The source material, a novel by Neil Gaiman, is clever, spinning an eerie yarn about learning to live with the family you have rather than a perceived ideal — it’s much more deft than any number of banal stories about the dysfunction hidden behind bland, outwardly perfect suburbanite facades. But, at least as it’s presented here, it lacks focus. There is a cast of wacky characters with their requisite antics — the acrobat upstairs, the dotty old actresses in the basement — and each of them has a magnified, distorted funhouse reflection in the other world. And there’s a scraggly old cat who crosses freely between dimensions, offering Coraline advice on tripping up the other mother. Selick executes all of this with the slightly twee flair he’s known for, and the judicious CG enhancements to his animated puppetry add a further seamlessness to the craftsmanship.

(Side note: turns out I’m not a particular fan of 3D for this sort of film. I kept feeling like the depth effects were keeping me from appreciating the fine detail of the figures and sets. A movie like this has as its subject a kind of surreality, and oddly enough the 3D seems to dial the imagery back down toward the mundane.)

Selick sure knows how to set and maintain a mood. He doesn’t pander to the audience by gratuitiously accenting the heeby-jeebies, opting to let the creepiness just sort of hang in the air, growing thicker as the movie progresses, rather than concentrating it in a few booga-booga scenes. But there could be more meat on these bones. For instance, Coraline herself doesn’t actually do all that much. For much of the film, she has little more impact on her environment than Alice does on Wonderland. Mostly, she’s content to sit and watch, a surrogate for the movie-theater audience that, donning 3D glasses, stares back at her.
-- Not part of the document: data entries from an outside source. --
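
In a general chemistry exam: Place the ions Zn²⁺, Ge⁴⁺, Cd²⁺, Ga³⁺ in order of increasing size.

Work out protons and electrons: Ge⁴⁺ has 28 e⁻ (Z=32), Ga³⁺ has 28 e⁻ (Z=31), Zn²⁺ has 28 e⁻ (Z=30), Cd²⁺ has 46 e⁻ (Z=48). Ge⁴⁺ < Ga³⁺ (both 28 e⁻, Z=32>31); Ga³⁺ < Zn²⁺ (both 28 e⁻, Z=31>30); Zn²⁺ < Cd²⁺ (same group, 1 shell fewer).

Ge⁴⁺ < Ga³⁺ < Zn²⁺ < Cd²⁺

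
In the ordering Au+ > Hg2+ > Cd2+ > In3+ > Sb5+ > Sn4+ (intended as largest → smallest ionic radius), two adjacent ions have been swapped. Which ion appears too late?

Scanning neighbour by neighbour, only Sb5+/Sn4+ violates a trend: Sb5+ and Sn4+ share 46 electrons; the higher nuclear charge on Sb (Z=51) contracts it more, so Sb5+ < Sn4+. That makes Sn4+ the one sitting a position late relative to where it belongs.

Sn4+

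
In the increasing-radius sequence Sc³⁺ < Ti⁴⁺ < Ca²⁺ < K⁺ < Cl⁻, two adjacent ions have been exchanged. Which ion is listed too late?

Ti⁴⁺

Compare adjacent ions: they are isoelectronic (18 e⁻) and Ti has more protons than Sc (22 vs 21), making Ti⁴⁺ smaller — yet in this increasing list Sc³⁺ sits before Ti⁴⁺. Nothing else is reversed, so Ti⁴⁺ should move one place to the left.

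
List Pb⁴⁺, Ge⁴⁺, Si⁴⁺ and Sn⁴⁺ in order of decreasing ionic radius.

Pb⁴⁺ > Sn⁴⁺ > Ge⁴⁺ > Si⁴⁺

These ions sit in one column with identical charge. Each step down the periodic table adds a principal shell, increasing the radius.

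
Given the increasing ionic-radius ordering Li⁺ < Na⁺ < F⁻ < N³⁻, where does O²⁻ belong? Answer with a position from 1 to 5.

4

Work out protons and electrons: Li⁺ (Z=3, 2 e⁻), Na⁺ (Z=11, 10 e⁻), F⁻ (Z=9, 10 e⁻), O²⁻ (Z=8, 10 e⁻), N³⁻ (Z=7, 10 e⁻). Li⁺ < Na⁺ (same group, 1 shell fewer); Na⁺ < F⁻ (isoelectronic, higher Z=11 is smaller); F⁻ < O²⁻ (isoelectronic, higher Z=9 is smaller); O²⁻ < N³⁻ (both 10 e⁻, Z=8>7).
Merged order: Li⁺ < Na⁺ < F⁻ < O²⁻ < N³⁻ — O²⁻ is number 4.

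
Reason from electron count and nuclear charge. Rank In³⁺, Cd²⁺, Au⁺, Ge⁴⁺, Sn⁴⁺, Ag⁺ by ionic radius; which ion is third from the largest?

Tabulating Z and e⁻: Ge⁴⁺ (Z=32, 28 e⁻), Sn⁴⁺ (Z=50, 46 e⁻), In³⁺ (Z=49, 46 e⁻), Cd²⁺ (Z=48, 46 e⁻), Ag⁺ (Z=47, 46 e⁻), Au⁺ (Z=79, 78 e⁻). Ge⁴⁺ < Sn⁴⁺ (same group, 1 shell fewer); Sn⁴⁺ < In³⁺ (isoelectronic, higher Z=50 is smaller); In³⁺ < Cd²⁺ (both 46 e⁻, Z=49>48); Cd²⁺ < Ag⁺ (isoelectronic, higher Z=48 is smaller); Ag⁺ < Au⁺ (same group, period 5 vs 6).
Full ascending order: Ge⁴⁺ < Sn⁴⁺ < In³⁺ < Cd²⁺ < Ag⁺ < Au⁺. Counting from the largest, position 3 is Cd²⁺.

Cd²⁺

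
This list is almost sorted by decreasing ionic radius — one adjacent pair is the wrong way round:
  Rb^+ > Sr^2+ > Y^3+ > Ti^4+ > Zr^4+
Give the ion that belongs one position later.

The pair Ti^4+, Zr^4+ is the wrong way round — Ti^4+ and Zr^4+ are in one column with the same charge; the lighter period-4 ion has one fewer shell and is smaller. All other adjacent pairs agree with periodic trends, so Ti^4+ is the misplaced ion.

Ti^4+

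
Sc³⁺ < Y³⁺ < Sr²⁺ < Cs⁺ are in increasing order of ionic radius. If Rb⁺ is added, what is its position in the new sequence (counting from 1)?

First list Z and electron count for each: Sc³⁺: 18 e⁻, Z=21, Y³⁺: 36 e⁻, Z=39, Sr²⁺: 36 e⁻, Z=38, Rb⁺: 36 e⁻, Z=37, Cs⁺: 54 e⁻, Z=55. Sc³⁺ < Y³⁺ (same group, 1 shell fewer); Y³⁺ < Sr²⁺ (isoelectronic, higher Z=39 is smaller); Sr²⁺ < Rb⁺ (isoelectronic, higher Z=38 is smaller); Rb⁺ < Cs⁺ (same group, 1 shell fewer).
The complete sequence is Sc³⁺ < Y³⁺ < Sr²⁺ < Rb⁺ < Cs⁺. Rb⁺ sits at position 4.

4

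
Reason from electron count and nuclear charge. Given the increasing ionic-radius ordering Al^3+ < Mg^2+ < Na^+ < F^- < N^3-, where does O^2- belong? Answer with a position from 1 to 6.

5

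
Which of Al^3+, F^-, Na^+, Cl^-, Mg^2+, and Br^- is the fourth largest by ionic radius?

Na^+

Al^3+: 10 e⁻, Z=13, Mg^2+: 10 e⁻, Z=12, Na^+: 10 e⁻, Z=11, F^-: 10 e⁻, Z=9, Cl^-: 18 e⁻, Z=17, Br^-: 36 e⁻, Z=35. Al^3+ < Mg^2+ (both 10 e⁻, Z=13>12); Mg^2+ < Na^+ (both 10 e⁻, Z=12>11); Na^+ < F^- (both 10 e⁻, Z=11>9); F^- < Cl^- (same group, 1 shell fewer); Cl^- < Br^- (same group, period 3 vs 4).
So the order is Al^3+ < Mg^2+ < Na^+ < F^- < Cl^- < Br^-; the 4th-largest ion is Na^+.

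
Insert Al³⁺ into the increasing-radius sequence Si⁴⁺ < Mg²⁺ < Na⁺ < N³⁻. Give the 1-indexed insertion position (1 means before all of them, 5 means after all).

Isoelectronic series (10 e⁻ each). Size is set by nuclear charge: more protons means a smaller ion. Si⁴⁺ (Z=14), Al³⁺ (Z=13), Mg²⁺ (Z=12), Na⁺ (Z=11), N³⁻ (Z=7).
With Al³⁺ included the full order is Si⁴⁺ < Al³⁺ < Mg²⁺ < Na⁺ < N³⁻, so it takes position 2.

2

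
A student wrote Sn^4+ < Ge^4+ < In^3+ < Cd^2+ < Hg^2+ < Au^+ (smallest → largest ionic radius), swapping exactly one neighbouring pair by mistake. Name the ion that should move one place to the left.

Ge^4+

Compare adjacent ions: same group and charge — period 4 sits above period 5, so Ge^4+ is smaller — yet in this increasing list Sn^4+ sits before Ge^4+. Nothing else is reversed, so Ge^4+ should move one place to the left.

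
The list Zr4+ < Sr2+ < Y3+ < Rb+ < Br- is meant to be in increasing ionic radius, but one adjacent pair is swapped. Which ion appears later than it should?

Compare adjacent ions: they are isoelectronic (36 e⁻) and Y has more protons than Sr (39 vs 38), making Y3+ smaller — yet in this increasing list Sr2+ sits before Y3+. Nothing else is reversed, so Y3+ should move one place to the left.

Y3+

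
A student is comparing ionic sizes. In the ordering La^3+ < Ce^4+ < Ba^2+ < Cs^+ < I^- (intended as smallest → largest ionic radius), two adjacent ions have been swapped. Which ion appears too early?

The pair La^3+, Ce^4+ is the wrong way round — both have 54 electrons but Z(Ce)=58 > Z(La)=57, so Ce^4+ should be the smaller of the two. All other adjacent pairs agree with periodic trends, so La^3+ is the misplaced ion.

La^3+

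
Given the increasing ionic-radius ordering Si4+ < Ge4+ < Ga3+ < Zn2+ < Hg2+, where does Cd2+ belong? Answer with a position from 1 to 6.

5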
Coraline’s ultimate solution to the problem involves an appeal to her other mother’s sense of gamesmanship, which is maybe too literary a device for this very visually driven movie but OK. However, when her problems ultimately dog her back in the real world, it’s up to her boy buddy Wybie (who serves little other purpose in the narrative) to save her at the last moment. I asked my wife and her buddy, big Gaiman fans, about this on the way home, and they told me Wybie wasn’t even in Gaiman’s book — that his character was invented just for the movie. This strikes me as a huge mistake. In a multiplex environment that prizes women as sex kittens, shopaholics, or just baffled single girls desperate for the love of a man — not that those characters don’t have their place — we get too few strong, self-reliant female protagonists for young audiences to look up to. Is it too much to ask that Coraline, at least, be allowed to fend for herself?